Laboratorium OpenAI, założone przez Elona Muska, nadal bada możliwości sztucznej inteligencji. Tym razem wynikiem eksperymentu przeprowadzonego na botach był język, który niezależnie opracowywał programy w celu ułatwienia komunikacji między sobą i sprawnego wykonywania typowych zadań.
Serwis Wired donosi, że w tej chwili język botów jest nadal bardzo prymitywny, ale już teraz demonstrują one ciekawe podejście w tej sprawie, oznaczając się określonymi symbolami, obiektami i pojęciami wokół nich, na przykład „chodzić”, „stój”, „patrz” …
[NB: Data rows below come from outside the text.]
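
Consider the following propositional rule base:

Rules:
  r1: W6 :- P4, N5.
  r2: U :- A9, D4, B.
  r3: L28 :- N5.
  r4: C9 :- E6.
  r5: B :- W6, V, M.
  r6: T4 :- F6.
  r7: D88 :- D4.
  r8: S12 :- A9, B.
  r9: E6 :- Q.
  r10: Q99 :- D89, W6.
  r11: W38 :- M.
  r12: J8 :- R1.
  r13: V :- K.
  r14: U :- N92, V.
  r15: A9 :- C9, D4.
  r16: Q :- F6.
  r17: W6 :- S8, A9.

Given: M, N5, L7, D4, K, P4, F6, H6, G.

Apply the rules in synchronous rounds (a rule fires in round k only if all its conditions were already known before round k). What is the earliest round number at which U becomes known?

5

Round 1: r1 [W6 :- P4, N5.]; r3 [L28 :- N5.]; r6 [T4 :- F6.]; r7 [D88 :- D4.]; r11 [W38 :- M.]; r13 [V :- K.]; r16 [Q :- F6.]. New: W6, L28, T4, D88, W38, V, Q.
Round 2: r5 [B :- W6, V, M.]; r9 [E6 :- Q.]. New: B, E6.
Round 3: r4 [C9 :- E6.]. New: C9.
Round 4: r15 [A9 :- C9, D4.]. New: A9.
Round 5: r2 [U :- A9, D4, B.]; r8 [S12 :- A9, B.]. New: U, S12.
U first appears in round 5.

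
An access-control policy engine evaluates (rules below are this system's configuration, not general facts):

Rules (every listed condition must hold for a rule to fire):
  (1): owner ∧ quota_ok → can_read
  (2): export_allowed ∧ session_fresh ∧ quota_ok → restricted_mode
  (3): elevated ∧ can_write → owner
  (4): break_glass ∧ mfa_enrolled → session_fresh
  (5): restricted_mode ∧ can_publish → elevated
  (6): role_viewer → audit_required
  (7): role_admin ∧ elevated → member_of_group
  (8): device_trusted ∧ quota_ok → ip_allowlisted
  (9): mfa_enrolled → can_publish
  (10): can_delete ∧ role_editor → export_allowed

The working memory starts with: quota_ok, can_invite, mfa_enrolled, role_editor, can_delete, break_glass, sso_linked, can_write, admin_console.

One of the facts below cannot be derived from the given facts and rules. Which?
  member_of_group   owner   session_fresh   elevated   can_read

Round 1: (4) [break_glass ∧ mfa_enrolled → session_fresh]; (9) [mfa_enrolled → can_publish]; (10) [can_delete ∧ role_editor → export_allowed]. New: session_fresh, can_publish, export_allowed.
Round 2: (2) [export_allowed ∧ session_fresh ∧ quota_ok → restricted_mode]. New: restricted_mode.
Round 3: (5) [restricted_mode ∧ can_publish → elevated]. New: elevated.
Round 4: (3) [elevated ∧ can_write → owner]. New: owner.
Round 5: (1) [owner ∧ quota_ok → can_read]. New: can_read.
Derived: elevated (round 3), owner (round 4), session_fresh (round 1), can_read (round 5). member_of_group never appears in any round.

member_of_group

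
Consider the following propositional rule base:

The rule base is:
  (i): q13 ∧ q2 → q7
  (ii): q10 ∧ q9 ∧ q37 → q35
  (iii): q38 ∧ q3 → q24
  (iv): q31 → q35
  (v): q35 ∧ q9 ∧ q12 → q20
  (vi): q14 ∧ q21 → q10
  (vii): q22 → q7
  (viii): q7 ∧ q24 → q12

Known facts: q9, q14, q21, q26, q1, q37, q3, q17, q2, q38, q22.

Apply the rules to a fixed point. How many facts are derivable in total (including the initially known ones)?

Round 1: (iii) [q38 ∧ q3 → q24]; (vi) [q14 ∧ q21 → q10]; (vii) [q22 → q7]. New: q24, q10, q7.
Round 2: (ii) [q10 ∧ q9 ∧ q37 → q35]; (viii) [q7 ∧ q24 → q12]. New: q35, q12.
Round 3: (v) [q35 ∧ q9 ∧ q12 → q20]. New: q20.
Closure: {q1, q10, q12, q14, q17, q2, q20, q21, q22, q24, q26, q3, q35, q37, q38, q7, q9} — 17 facts.

17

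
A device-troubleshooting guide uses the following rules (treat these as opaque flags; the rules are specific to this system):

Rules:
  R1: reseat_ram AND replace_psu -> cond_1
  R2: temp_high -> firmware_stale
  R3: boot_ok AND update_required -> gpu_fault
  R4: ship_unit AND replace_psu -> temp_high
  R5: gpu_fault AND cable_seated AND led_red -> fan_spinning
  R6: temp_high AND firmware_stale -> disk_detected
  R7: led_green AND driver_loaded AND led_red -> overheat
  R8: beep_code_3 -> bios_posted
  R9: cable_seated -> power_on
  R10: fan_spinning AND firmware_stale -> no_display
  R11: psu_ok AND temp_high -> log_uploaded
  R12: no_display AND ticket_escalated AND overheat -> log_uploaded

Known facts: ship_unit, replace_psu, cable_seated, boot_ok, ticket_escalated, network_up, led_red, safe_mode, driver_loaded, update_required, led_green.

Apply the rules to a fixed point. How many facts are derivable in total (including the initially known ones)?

20

[1] R3 [boot_ok AND update_required -> gpu_fault]; R4 [ship_unit AND replace_psu -> temp_high]; R7 [led_green AND driver_loaded AND led_red -> overheat]; R9 [cable_seated -> power_on]. ⇒ new: gpu_fault, temp_high, overheat, power_on.
[2] R2 [temp_high -> firmware_stale]; R5 [gpu_fault AND cable_seated AND led_red -> fan_spinning]. ⇒ new: firmware_stale, fan_spinning.
[3] R6 [temp_high AND firmware_stale -> disk_detected]; R10 [fan_spinning AND firmware_stale -> no_display]. ⇒ new: disk_detected, no_display.
[4] R12 [no_display AND ticket_escalated AND overheat -> log_uploaded]. ⇒ new: log_uploaded.
Closure: {boot_ok, cable_seated, disk_detected, driver_loaded, fan_spinning, firmware_stale, gpu_fault, led_green, led_red, log_uploaded, network_up, no_display, overheat, power_on, replace_psu, safe_mode, ship_unit, temp_high, ticket_escalated, update_required} — 20 facts.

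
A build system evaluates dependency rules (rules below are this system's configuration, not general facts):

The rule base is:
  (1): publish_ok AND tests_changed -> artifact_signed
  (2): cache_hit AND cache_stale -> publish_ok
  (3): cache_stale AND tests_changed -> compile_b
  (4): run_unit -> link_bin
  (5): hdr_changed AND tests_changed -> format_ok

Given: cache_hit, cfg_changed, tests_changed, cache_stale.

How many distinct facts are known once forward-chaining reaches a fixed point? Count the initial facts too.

7

Round 1: (2) [cache_hit AND cache_stale -> publish_ok]; (3) [cache_stale AND tests_changed -> compile_b]. Adds publish_ok, compile_b.
Round 2: (1) [publish_ok AND tests_changed -> artifact_signed]. Adds artifact_signed.
Closure: {artifact_signed, cache_hit, cache_stale, cfg_changed, compile_b, publish_ok, tests_changed} — 7 facts.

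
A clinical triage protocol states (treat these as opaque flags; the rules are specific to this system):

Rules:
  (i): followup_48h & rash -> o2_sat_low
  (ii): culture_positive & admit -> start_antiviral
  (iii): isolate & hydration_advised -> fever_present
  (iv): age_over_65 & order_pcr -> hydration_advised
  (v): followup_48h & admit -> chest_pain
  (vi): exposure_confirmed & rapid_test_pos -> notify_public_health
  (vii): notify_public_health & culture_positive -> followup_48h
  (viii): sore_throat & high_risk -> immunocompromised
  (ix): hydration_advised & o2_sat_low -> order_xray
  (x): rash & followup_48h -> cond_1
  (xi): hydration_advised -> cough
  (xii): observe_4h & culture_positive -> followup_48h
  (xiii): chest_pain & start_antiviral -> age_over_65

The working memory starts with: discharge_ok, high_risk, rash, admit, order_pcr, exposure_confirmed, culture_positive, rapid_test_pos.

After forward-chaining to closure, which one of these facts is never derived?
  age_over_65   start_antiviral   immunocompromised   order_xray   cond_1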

Boty nie od razu nauczyły się „rozmawiać”, ale próbowały nauczyć się rozumieć siebie metodą prób i błędów, próbując poruszać się po ich świecie i komunikować się ze sobą. Jeśli któraś z metod komunikacji nie wydawała im się wystarczająco skuteczna, odkładali ją i korzystali z innych opcji, które wydawały się im bardziej odpowiednie.
Eksperci są przekonani, że z biegiem czasu język ten stanie się bardziej złożony i będzie można go przetłumaczyć na ludzki, podczas gdy roboty uczą się porozumiewać „na palcach”.